Rick Dijkhuizen received his Ph.D. at Utrecht University in 1998 (thesis title: 'Magnetic Resonance Imaging and Spectroscopy in Experimental Cerebral Ischemia'). From 1999 until 2002 he worked at the Athinoula A. Martinos Center for Biomedical Imaging, Massachusetts General Hospital/Massachusetts Institute of Technology/Harvard Medical School (Charlestown/Boston, MA, USA), first as Postdoctoral Fellow and later as Instructor. There his research focused on elucidating spontaneous and therapy-induced recovery after cerebrovascular injury (e.g. stroke) with different MRI techniques in patients and experimental models. In 2002 he became head of the Biomedical MR Imaging and Spectroscopy group, part of the Center for Image Sciences, at the University Medical Center Utrecht. He was a Visiting Associate Professor at the Department of Radiology at Stanford University School of Medicine from 2013 until 2014.
His current research interests include multiparametric imaging of brain structure and function in health and disease, with a particular focus on i) development of tools for improved diagnosis of brain pathophysiology, ii) characterization of neural network (re)organization, and iii) monitoring of neuroprotective and -restorative therapies. He has recently initiated a translational research project that aims to establish safe and effective modulation of neural networks to enhance functional recovery after stroke through non-invasive brain stimulation in stroke animal models and patients.

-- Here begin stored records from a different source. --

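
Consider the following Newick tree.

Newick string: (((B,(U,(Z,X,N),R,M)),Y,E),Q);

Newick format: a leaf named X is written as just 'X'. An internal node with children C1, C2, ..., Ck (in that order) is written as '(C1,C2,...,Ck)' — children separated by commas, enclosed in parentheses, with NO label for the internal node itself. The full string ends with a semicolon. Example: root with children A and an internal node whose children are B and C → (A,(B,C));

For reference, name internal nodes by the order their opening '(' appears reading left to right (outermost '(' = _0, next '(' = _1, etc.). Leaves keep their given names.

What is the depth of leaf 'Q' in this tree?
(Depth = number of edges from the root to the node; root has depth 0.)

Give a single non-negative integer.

Answer: 1

Derivation:
Newick: (((B,(U,(Z,X,N),R,M)),Y,E),Q);
Naming internals by '(' encounter order: outermost '(' = _0, next = _1, ...
Query node: Q
Path from root: _0 -> Q
Depth of Q: 1 (number of edges from root)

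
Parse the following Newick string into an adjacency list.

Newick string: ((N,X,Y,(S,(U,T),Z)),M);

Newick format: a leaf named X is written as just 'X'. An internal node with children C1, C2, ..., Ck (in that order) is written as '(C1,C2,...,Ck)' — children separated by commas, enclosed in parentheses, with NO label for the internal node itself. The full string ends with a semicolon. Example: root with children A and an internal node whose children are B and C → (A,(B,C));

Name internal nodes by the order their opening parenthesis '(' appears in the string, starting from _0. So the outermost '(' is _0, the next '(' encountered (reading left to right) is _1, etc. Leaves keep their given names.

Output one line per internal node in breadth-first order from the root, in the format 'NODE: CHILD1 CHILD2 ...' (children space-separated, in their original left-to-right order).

Answer: _0: _1 M
_1: N X Y _2
_2: S _3 Z
_3: U T

Derivation:
Input: ((N,X,Y,(S,(U,T),Z)),M);
Scanning left-to-right, naming '(' by encounter order:
  pos 0: '(' -> open internal node _0 (depth 1)
  pos 1: '(' -> open internal node _1 (depth 2)
  pos 8: '(' -> open internal node _2 (depth 3)
  pos 11: '(' -> open internal node _3 (depth 4)
  pos 15: ')' -> close internal node _3 (now at depth 3)
  pos 18: ')' -> close internal node _2 (now at depth 2)
  pos 19: ')' -> close internal node _1 (now at depth 1)
  pos 22: ')' -> close internal node _0 (now at depth 0)
Total internal nodes: 4
BFS adjacency from root:
  _0: _1 M
  _1: N X Y _2
  _2: S _3 Z
  _3: U T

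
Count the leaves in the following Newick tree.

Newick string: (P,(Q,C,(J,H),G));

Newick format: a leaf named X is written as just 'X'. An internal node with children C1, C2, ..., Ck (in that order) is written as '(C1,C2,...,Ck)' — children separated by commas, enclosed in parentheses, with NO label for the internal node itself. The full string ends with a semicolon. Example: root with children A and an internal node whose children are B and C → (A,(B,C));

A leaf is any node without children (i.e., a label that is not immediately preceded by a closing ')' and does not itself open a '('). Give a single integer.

Newick: (P,(Q,C,(J,H),G));
Scan left-to-right; a leaf is any maximal label run not followed by '(':
  pos 1: leaf 'P' → count = 1
  pos 4: leaf 'Q' → count = 2
  pos 6: leaf 'C' → count = 3
  pos 9: leaf 'J' → count = 4
  pos 11: leaf 'H' → count = 5
  pos 14: leaf 'G' → count = 6
Total leaves: 6

Answer: 6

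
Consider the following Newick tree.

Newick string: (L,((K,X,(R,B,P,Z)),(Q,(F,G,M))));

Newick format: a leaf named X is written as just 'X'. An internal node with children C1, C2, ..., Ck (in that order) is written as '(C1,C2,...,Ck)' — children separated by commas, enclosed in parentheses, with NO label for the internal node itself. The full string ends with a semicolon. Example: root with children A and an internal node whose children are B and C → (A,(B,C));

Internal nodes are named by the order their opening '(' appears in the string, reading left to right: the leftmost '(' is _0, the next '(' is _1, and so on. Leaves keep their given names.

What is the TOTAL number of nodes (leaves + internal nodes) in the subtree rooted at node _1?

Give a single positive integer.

Newick: (L,((K,X,(R,B,P,Z)),(Q,(F,G,M))));
Locate _1: it is the '(' at position 3 (the 2nd '(' reading left to right).
Query: subtree rooted at _1
_1: subtree_size = 1 + 14
  _2: subtree_size = 1 + 7
    K: subtree_size = 1 + 0
    X: subtree_size = 1 + 0
    _3: subtree_size = 1 + 4
      R: subtree_size = 1 + 0
      B: subtree_size = 1 + 0
      P: subtree_size = 1 + 0
      Z: subtree_size = 1 + 0
  _4: subtree_size = 1 + 5
    Q: subtree_size = 1 + 0
    _5: subtree_size = 1 + 3
      F: subtree_size = 1 + 0
      G: subtree_size = 1 + 0
      M: subtree_size = 1 + 0
Total subtree size of _1: 15

Answer: 15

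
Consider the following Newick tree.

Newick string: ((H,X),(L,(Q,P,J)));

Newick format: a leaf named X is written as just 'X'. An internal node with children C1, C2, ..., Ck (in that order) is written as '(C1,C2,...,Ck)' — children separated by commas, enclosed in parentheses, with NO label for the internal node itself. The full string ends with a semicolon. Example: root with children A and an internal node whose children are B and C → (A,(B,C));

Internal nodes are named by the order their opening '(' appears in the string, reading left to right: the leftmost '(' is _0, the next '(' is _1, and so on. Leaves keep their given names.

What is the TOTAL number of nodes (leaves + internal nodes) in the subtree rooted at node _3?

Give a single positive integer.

Newick: ((H,X),(L,(Q,P,J)));
Locate _3: it is the '(' at position 10 (the 4th '(' reading left to right).
Query: subtree rooted at _3
_3: subtree_size = 1 + 3
  Q: subtree_size = 1 + 0
  P: subtree_size = 1 + 0
  J: subtree_size = 1 + 0
Total subtree size of _3: 4

Answer: 4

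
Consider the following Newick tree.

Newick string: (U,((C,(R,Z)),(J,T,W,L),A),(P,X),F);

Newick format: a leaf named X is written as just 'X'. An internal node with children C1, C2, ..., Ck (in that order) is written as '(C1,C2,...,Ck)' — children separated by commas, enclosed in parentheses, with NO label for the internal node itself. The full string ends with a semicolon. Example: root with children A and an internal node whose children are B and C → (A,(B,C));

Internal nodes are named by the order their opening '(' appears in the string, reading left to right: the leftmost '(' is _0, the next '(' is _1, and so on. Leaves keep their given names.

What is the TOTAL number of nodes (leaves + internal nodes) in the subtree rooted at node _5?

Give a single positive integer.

Answer: 3

Derivation:
Newick: (U,((C,(R,Z)),(J,T,W,L),A),(P,X),F);
Locate _5: it is the '(' at position 27 (the 6th '(' reading left to right).
Query: subtree rooted at _5
_5: subtree_size = 1 + 2
  P: subtree_size = 1 + 0
  X: subtree_size = 1 + 0
Total subtree size of _5: 3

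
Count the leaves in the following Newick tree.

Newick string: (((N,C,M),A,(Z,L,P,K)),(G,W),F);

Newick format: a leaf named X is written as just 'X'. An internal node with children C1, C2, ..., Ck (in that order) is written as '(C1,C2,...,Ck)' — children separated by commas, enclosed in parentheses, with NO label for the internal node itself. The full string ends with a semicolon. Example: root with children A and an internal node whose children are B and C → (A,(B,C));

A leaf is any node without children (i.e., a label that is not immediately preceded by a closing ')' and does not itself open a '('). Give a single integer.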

He has teamed up with different colleagues of the UMCU Brain Center for preclinical imaging studies on stroke, epilepsy and neurodevelopmental disorders, and he collaborates with various national and international institutions on topics such as brain plasticity and molecular imaging. Rick Dijkhuizen has been workpackage leader in two EU-FP7 research programs (EUSTROKE and TACTICS). He served/serves on the Board of Directors of the International Society for Cerebral Blood Flow and Metabolism, and the Editorial Boards of the Journal of Cerebral Blood Flow and Metabolism and Translational Stroke Research.